In the first stage of tuberculosis in a child, the bacteria infect the lungs. At this point, the bacteria may remain latent. In rare cases, the child's immune system may be strong enough at this point to fight the infection,. Four or five months later, in the next stage, the main symptoms of tuberculosis become apparent. These include pneumonia, liquid on the lungs, and collapse of the lungs. More apparent symptoms include weight loss and heavy coughing. There are no apparent symptoms in the final stage, but the bacteria are usually still present in the lungs and may cause another infection.
Tuberculosis is difficult to diagnose in children because a lot of the methods used to diagnose the disease, such as chest radiographs, have difficulty distinguishing tuberculosis in a child from other chest and lung infections, such as pneumonia. Testing the sputum coughed up by a child is the most reliable method of diagnosing the disease, but this is complicated by the fact that most children cannot produce the amount of sputum needed for the test. Because of these factors, tuberculosis in children is often diagnosed by identifying the symptoms.
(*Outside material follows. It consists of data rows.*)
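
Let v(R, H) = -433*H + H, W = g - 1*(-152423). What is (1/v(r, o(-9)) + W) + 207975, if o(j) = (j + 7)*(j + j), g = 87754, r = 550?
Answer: 6969659903/15552 ≈ 4.4815e+5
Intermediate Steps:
o(j) = 2*j*(7 + j) (o(j) = (7 + j)*(2*j) = 2*j*(7 + j))
W = 240177 (W = 87754 - 1*(-152423) = 87754 + 152423 = 240177)
v(R, H) = -432*H
(1/v(r, o(-9)) + W) + 207975 = (1/(-864*(-9)*(7 - 9)) + 240177) + 207975 = (1/(-864*(-9)*(-2)) + 240177) + 207975 = (1/(-432*36) + 240177) + 207975 = (1/(-15552) + 240177) + 207975 = (-1/15552 + 240177) + 207975 = 3735232703/15552 + 207975 = 6969659903/15552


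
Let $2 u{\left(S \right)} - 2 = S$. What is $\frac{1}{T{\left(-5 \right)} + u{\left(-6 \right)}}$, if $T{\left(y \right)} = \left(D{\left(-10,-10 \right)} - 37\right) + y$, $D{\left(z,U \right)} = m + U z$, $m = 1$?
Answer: $\frac{1}{57} \approx 0.017544$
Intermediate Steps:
$u{\left(S \right)} = 1 + \frac{S}{2}$
$D{\left(z,U \right)} = 1 + U z$
$T{\left(y \right)} = 64 + y$ ($T{\left(y \right)} = \left(\left(1 - -100\right) - 37\right) + y = \left(\left(1 + 100\right) - 37\right) + y = \left(101 - 37\right) + y = 64 + y$)
$\frac{1}{T{\left(-5 \right)} + u{\left(-6 \right)}} = \frac{1}{\left(64 - 5\right) + \left(1 + \frac{1}{2} \left(-6\right)\right)} = \frac{1}{59 + \left(1 - 3\right)} = \frac{1}{59 - 2} = \frac{1}{57}$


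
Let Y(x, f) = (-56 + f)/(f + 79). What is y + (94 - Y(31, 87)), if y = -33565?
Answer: -5556217/166 ≈ -33471.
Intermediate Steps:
Y(x, f) = (-56 + f)/(79 + f)
y + (94 - Y(31, 87)) = -33565 + (94 - (-56 + 87)/(79 + 87)) = -33565 + (94 - 31/166) = -33565 + 15573/166 = -5556217/166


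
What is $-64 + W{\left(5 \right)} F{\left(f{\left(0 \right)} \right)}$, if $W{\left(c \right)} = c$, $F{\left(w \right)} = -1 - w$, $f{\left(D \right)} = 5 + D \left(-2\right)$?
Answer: $-94$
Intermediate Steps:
$f{\left(D \right)} = 5 - 2 D$
$-64 + W{\left(5 \right)} F{\left(f{\left(0 \right)} \right)} = -64 + 5 \left(-1 - \left(5 - 0\right)\right) = -64 + 5 \left(-1 - \left(5 + 0\right)\right) = -64 + 5 \left(-1 - 5\right) = -64 + 5 \left(-6\right) = -64 - 30 = -94$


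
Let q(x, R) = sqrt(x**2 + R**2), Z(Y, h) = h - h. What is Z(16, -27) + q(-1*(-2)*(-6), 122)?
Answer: 34*sqrt(13) ≈ 122.59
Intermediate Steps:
Z(Y, h) = 0
q(x, R) = sqrt(R**2 + x**2)
Z(16, -27) + q(-1*(-2)*(-6), 122) = 0 + sqrt(122**2 + (-1*(-2)*(-6))**2) = 0 + sqrt(14884 + (2*(-6))**2) = 0 + sqrt(14884 + (-12)**2) = 0 + sqrt(14884 + 144) = 0 + sqrt(15028) = 0 + 34*sqrt(13) = 34*sqrt(13)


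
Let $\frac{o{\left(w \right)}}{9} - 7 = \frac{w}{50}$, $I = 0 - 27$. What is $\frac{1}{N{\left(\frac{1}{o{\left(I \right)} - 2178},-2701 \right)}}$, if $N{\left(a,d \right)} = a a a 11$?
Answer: $- \frac{1190780059581657}{1375000} \approx -8.6602 \cdot 10^{8}$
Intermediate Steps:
$I = -27$ ($I = 0 - 27 = -27$)
$o{\left(w \right)} = 63 + \frac{9 w}{50}$ ($o{\left(w \right)} = 63 + 9 \frac{w}{50} = 63 + \frac{9 w}{50}$)
$N{\left(a,d \right)} = 11 a^{3}$ ($N{\left(a,d \right)} = a a^{2} \cdot 11 = a^{3} \cdot 11 = 11 a^{3}$)
$\frac{1}{N{\left(\frac{1}{o{\left(I \right)} - 2178},-2701 \right)}} = \frac{1}{11 \left(\frac{1}{\left(63 + \frac{9}{50} \left(-27\right)\right) - 2178}\right)^{3}} = \frac{1}{11 \left(\frac{1}{\left(63 - \frac{243}{50}\right) - 2178}\right)^{3}} = \frac{1}{11 \left(\frac{1}{\frac{2907}{50} - 2178}\right)^{3}} = \frac{1}{11 \left(\frac{1}{- \frac{105993}{50}}\right)^{3}} = \frac{1}{11 \left(- \frac{50}{105993}\right)^{3}} = \frac{1}{11 \left(- \frac{125000}{1190780059581657}\right)} = \frac{1}{- \frac{1375000}{1190780059581657}} = - \frac{1190780059581657}{1375000}$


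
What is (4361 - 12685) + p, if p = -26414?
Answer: -34738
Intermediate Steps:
(4361 - 12685) + p = (4361 - 12685) - 26414 = -8324 - 26414 = -34738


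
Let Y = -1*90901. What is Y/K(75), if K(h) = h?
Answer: -90901/75 ≈ -1212.0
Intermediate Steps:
Y = -90901
Y/K(75) = -90901/75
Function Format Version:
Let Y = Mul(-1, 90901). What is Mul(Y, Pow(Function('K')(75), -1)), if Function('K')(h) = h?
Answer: Rational(-90901, 75) ≈ -1212.0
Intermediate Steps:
Y = -90901
Mul(Y, Pow(Function('K')(75), -1)) = Mul(-90901, Pow(75, -1)) = Mul(-90901, Rational(1, 75)) = Rational(-90901, 75)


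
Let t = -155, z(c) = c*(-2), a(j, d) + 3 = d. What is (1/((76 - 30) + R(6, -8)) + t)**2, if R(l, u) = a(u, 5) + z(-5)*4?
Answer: 186022321/7744 ≈ 24021.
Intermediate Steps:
a(j, d) = -3 + d
z(c) = -2*c
R(l, u) = 42 (R(l, u) = (-3 + 5) - 2*(-5)*4 = 2 + 10*4 = 2 + 40 = 42)
(1/((76 - 30) + R(6, -8)) + t)**2 = (1/((76 - 30) + 42) - 155)**2 = (1/(46 + 42) - 155)**2 = (1/88 - 155)**2 = (-13639/88)**2 = 186022321/7744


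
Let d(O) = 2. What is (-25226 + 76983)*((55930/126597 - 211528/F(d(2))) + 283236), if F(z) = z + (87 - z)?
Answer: 53357500383165862/3671313 ≈ 1.4534e+10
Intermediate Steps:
F(z) = 87
(-25226 + 76983)*((55930/126597 - 211528/F(d(2))) + 283236) = (-25226 + 76983)*((55930/126597 - 211528/87) + 283236) = 51757*((55930*(1/126597) - 211528*1/87) + 283236) = 51757*((55930/126597 - 211528/87) + 283236) = 51757*(-8924648102/3671313 + 283236) = 51757*(1030923360766/3671313) = 53357500383165862/3671313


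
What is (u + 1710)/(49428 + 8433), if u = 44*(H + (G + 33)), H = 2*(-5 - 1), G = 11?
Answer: 3118/57861 ≈ 0.053888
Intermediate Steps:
H = -12 (H = 2*(-6) = -12)
u = 1408 (u = 44*(-12 + (11 + 33)) = 44*(-12 + 44) = 44*32 = 1408)
(u + 1710)/(49428 + 8433) = (1408 + 1710)/(49428 + 8433) = 3118/57861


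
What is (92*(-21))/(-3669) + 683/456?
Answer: 1128973/557688 ≈ 2.0244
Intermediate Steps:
(92*(-21))/(-3669) + 683/456 = -1932*(-1/3669) + 683*(1/456) = 644/1223 + 683/456 = 1128973/557688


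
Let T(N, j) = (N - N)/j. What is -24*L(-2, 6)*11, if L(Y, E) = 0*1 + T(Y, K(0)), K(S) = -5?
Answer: 0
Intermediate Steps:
T(N, j) = 0 (T(N, j) = 0/j = 0)
L(Y, E) = 0 (L(Y, E) = 0*1 + 0 = 0 + 0 = 0)
-24*L(-2, 6)*11 = -24*0*11 = 0*11 = 0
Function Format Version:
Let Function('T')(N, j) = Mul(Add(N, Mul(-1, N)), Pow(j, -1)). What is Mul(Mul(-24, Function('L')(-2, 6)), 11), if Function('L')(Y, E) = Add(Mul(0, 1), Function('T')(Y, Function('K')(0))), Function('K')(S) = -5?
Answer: 0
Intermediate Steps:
Function('T')(N, j) = 0 (Function('T')(N, j) = Mul(0, Pow(j, -1)) = 0)
Function('L')(Y, E) = 0 (Function('L')(Y, E) = Add(Mul(0, 1), 0) = Add(0, 0) = 0)
Mul(Mul(-24, Function('L')(-2, 6)), 11) = Mul(Mul(-24, 0), 11) = Mul(0, 11) = 0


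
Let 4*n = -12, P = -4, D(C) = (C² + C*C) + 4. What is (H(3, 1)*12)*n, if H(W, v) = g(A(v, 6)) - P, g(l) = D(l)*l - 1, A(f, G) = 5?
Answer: -9828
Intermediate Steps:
D(C) = 4 + 2*C² (D(C) = (C² + C²) + 4 = 2*C² + 4 = 4 + 2*C²)
n = -3 (n = (¼)*(-12) = -3)
g(l) = -1 + l*(4 + 2*l²) (g(l) = (4 + 2*l²)*l - 1 = l*(4 + 2*l²) - 1 = -1 + l*(4 + 2*l²))
H(W, v) = 273 (H(W, v) = (-1 + 2*5*(2 + 5²)) - 1*(-4) = (-1 + 2*5*(2 + 25)) + 4 = (-1 + 2*5*27) + 4 = (-1 + 270) + 4 = 269 + 4 = 273)
(H(3, 1)*12)*n = (273*12)*(-3) = 3276*(-3) = -9828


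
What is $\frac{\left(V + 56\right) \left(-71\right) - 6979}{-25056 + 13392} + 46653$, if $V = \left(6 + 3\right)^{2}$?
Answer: $\frac{272088649}{5832} \approx 46654.0$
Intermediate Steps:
$V = 81$ ($V = 9^{2} = 81$)
$\frac{\left(V + 56\right) \left(-71\right) - 6979}{-25056 + 13392} + 46653 = \frac{\left(81 + 56\right) \left(-71\right) - 6979}{-25056 + 13392} + 46653 = \frac{137 \left(-71\right) - 6979}{-11664} + 46653 = \left(-9727 - 6979\right) \left(- \frac{1}{11664}\right) + 46653 = \left(-16706\right) \left(- \frac{1}{11664}\right) + 46653 = \frac{8353}{5832} + 46653 = \frac{272088649}{5832}$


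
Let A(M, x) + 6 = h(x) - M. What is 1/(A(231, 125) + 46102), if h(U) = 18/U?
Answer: 125/5733143 ≈ 2.1803e-5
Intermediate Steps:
A(M, x) = -6 - M + 18/x (A(M, x) = -6 + (18/x - M) = -6 + (-M + 18/x) = -6 - M + 18/x)
1/(A(231, 125) + 46102) = 1/((-6 - 1*231 + 18/125) + 46102) = 1/((-6 - 231 + 18*(1/125)) + 46102) = 1/((-6 - 231 + 18/125) + 46102) = 1/(-29607/125 + 46102) = 1/(5733143/125) = 125/5733143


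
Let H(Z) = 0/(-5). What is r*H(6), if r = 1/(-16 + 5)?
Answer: 0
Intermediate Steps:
H(Z) = 0 (H(Z) = 0*(-⅕) = 0)
r = -1/11 (r = 1/(-11) = -1/11 ≈ -0.090909)
r*H(6) = -1/11*0 = 0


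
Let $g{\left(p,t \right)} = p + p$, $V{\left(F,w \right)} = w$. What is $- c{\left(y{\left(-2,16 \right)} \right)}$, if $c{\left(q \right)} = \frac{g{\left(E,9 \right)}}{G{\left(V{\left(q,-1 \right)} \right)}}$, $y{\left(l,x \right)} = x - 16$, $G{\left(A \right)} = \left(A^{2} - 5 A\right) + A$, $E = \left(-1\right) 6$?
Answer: $\frac{12}{5} \approx 2.4$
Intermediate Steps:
$E = -6$
$G{\left(A \right)} = A^{2} - 4 A$
$y{\left(l,x \right)} = -16 + x$
$g{\left(p,t \right)} = 2 p$
$c{\left(q \right)} = - \frac{12}{5}$ ($c{\left(q \right)} = \frac{2 \left(-6\right)}{\left(-1\right) \left(-4 - 1\right)} = - \frac{12}{\left(-1\right) \left(-5\right)} = - \frac{12}{5}$)
$- c{\left(y{\left(-2,16 \right)} \right)} = \left(-1\right) \left(- \frac{12}{5}\right) = \frac{12}{5}$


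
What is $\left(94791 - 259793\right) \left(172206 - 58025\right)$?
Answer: $-18840093362$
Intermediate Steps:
$\left(94791 - 259793\right) \left(172206 - 58025\right) = \left(-165002\right) 114181 = -18840093362$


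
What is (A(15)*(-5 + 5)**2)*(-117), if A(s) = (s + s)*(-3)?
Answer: 0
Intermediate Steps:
A(s) = -6*s (A(s) = (2*s)*(-3) = -6*s)
(A(15)*(-5 + 5)**2)*(-117) = ((-6*15)*(-5 + 5)**2)*(-117) = -90*0**2*(-117) = -90*0*(-117) = 0*(-117) = 0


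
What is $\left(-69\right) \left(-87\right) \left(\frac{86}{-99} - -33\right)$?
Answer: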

It takes a long time to kill the bacteria that lead to tuberculosis. For this reason, it is important to begin treatment as quickly as possible. The drug combinations used to cure tuberculosis in adults are used in smaller doses for children and include drugs such as ethambutol, isoniazid, pyrazinamide, rifampicin and streptomycin. Almost 90 percent of the bacteria are killed within the first two weeks of treatment, according to Kenyon College. However, treatment must be continued for six months to kill the remaining 10 percent. If treatment is not continued then there is a high risk of the re-infection.
Because children are less infectious than adults, children usually pick up the disease from infected adults. For this reason, early diagnosis and treatment of adults with tuberculosis who are in close contact with children is the best way to try to prevent tuberculosis in those children. BCG immunization is a live virus vaccine developed to combat tuberculosis, and the WHO is 2004 recommended that a single dose of BCG should be given to all infants in countries with a high incidence of tuberculosis, except for infants who are confirmed as HIV-positive. In countries with low incidence of tuberculosis, the WHO stated that BCG vaccinations could be limited to those infants in high-risk groups: "In some low-burden populations, BCG vaccination has been largely replaced by intensified case detection and supervised early treatment."